Our Top 10 Indonesia Wildlife and Cultural Highlights
Posted In: Wildlife News
A vast volcanic archipelago stretching nearly 5000km from east to west and comprising more than 17,000 islands, few other nations fit our company name as perfectly as Indonesia.
Part of the famous Coral Triangle, the reefs here are among the world’s most diverse and pristine. Spanning the Wallace Line – the continental divide between Asia and Australasia named after Alfred Russell Wallace, the co-discoverer of the theory of evolution whose ideas germinated there – Indonesia’s rainforests have the highest number of mammal species anywhere and an incredible diversity of insects, reptiles and birds.
Our first visit to Indonesia was 30 years ago and this island nation is now proving to be a firm favourite with our clients. Here we give our top 10 Indonesia wildlife and cultural highlights that make this island nation so special to lovers of natural history.
Roughly twice the size of the UK, this vast island offers a huge range of forest species.

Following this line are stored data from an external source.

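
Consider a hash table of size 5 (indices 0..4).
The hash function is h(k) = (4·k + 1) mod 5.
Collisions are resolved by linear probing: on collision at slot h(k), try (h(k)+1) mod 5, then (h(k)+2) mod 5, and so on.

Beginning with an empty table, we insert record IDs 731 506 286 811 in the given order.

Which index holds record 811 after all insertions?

Insert 731: h=0, slot 0 empty -> index 0.
Insert 506: h=0, slot 0 occupied -> index 1.
Insert 286: h=0, slots 0,1 occupied -> index 2.
Insert 811: h=0, slots 0,1,2 occupied -> index 3.
Table: [731, 506, 286, 811, _]

3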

Nowhere else in the world can you find tigers, orang-utans, rhinos, elephants, tapirs and clouded leopards all living in the same forest. Sightings can be a challenge but Way Kambas in the far south offers your best chances.
2: WEST PAPUA
Occupying the western half of the island of New Guinea and home to birds of paradise, remote tribes and the most biologically diverse coral reefs in the world, perhaps the main highlight of West Papua is Raja Ampat, a Switzerland-sized archipelago of 600-plus coral fringed islands offering stunning marine life, resplendent birds of paradise and a fascinating geology.
3: BORNEO (KALIMANTAN)
Borneo is the third largest island in the world and Indonesia holds the major share. Orang-utans are the stars of the show but you can also see proboscis monkeys, hornbills and myriad other bird species. Take an unforgettable river trip through the Tanjung Puting National Park to the famous Camp Leaky research station.
Famed culturally for its colourful hill tribes and lavish funerals, the north of Sulawesi also has world-class diving plus the Tangkoko National Park, home to impossibly cute tarsiers, endemic Sulawesi crested (black) macaques and hornbills, plus Australasian species including the bear cuscus and megapode birds.

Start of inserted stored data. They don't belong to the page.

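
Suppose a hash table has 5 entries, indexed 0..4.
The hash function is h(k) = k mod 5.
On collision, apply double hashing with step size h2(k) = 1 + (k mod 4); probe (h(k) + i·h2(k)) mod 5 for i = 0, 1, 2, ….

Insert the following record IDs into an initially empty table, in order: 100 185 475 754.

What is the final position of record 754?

100 hashes to 0; slot 0 is free -> place at 0.
185 hashes to 0, h2=2; 0 taken -> place at 2.
475 hashes to 0, h2=4; 0 taken -> place at 4.
754 hashes to 4, h2=3; 4,2,0 taken -> place at 3.
Table: [100, ∅, 185, 754, 475]

3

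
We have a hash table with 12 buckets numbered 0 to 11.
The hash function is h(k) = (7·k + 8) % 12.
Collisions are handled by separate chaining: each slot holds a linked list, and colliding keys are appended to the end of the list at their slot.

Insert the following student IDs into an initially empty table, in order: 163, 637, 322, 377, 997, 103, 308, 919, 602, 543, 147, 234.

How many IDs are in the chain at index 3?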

It’s not all about the dragons, although those are the main draw for visitors to Komodo and Rinca. This is also a marine national park offering exceptional snorkelling and diving with healthy coral, manta rays and large shoals of fish. Terrestrial highlights include a large fruit bat colony, fish eagles, sulphur-crested cockatoos and two species of oriole.
Standing for over a millennium, this is Asia’s largest and most impressive Buddhist temple and is surrounded by lush rice terraces and beautiful farmland. Built over nine tiers, the site contains 2,672 delicately carved panels and over 500 statues of Buddha along its three miles of walkway. You can spend a whole day here and not get close to seeing them all.
With over 150 volcanoes (127 still active) you are never far from one in Indonesia and they form the backdrop of many a spectacular landscape photograph. A number of volcanoes can be climbed before dawn to witness magnificent sunrises. Both in Java, two of the best are Mt Bromo and Mt Ijen with its crater lake and fuming sulphur mine.
The epicentre of Indonesian tourism, Bali can be pretty busy in places. However, you don’t have to travel too far to find a quieter spot. Perhaps stay at a boutique retreat in the inland rice terraces; discover the sleepy island of Nusa Lembongan, or the West Bali National Park, home to the endangered Bali starling and offering excellent snorkelling around beautiful Menjangan Island.
9: SUMBA ISLAND
Just a short flight from Bali, this wonderfully unspoilt island has sleepy villages, quiet coconut groves and wild sandy beaches. Surviving patches of dry deciduous and semi-evergreen forests support almost 200 species of birds including seven endemic and range-restricted species.
Located in the highlands of Flores, the area is home to small villages and dry tropical forests. Seek out the rare bare-throated whistler for its exquisite, melodic song, then hike to the three crater lakes which famously change colour due to unknown geochemical processes. They usually go through a pallet of greens, blues and turquoise but occasionally turn milky white or a dramatic blood red.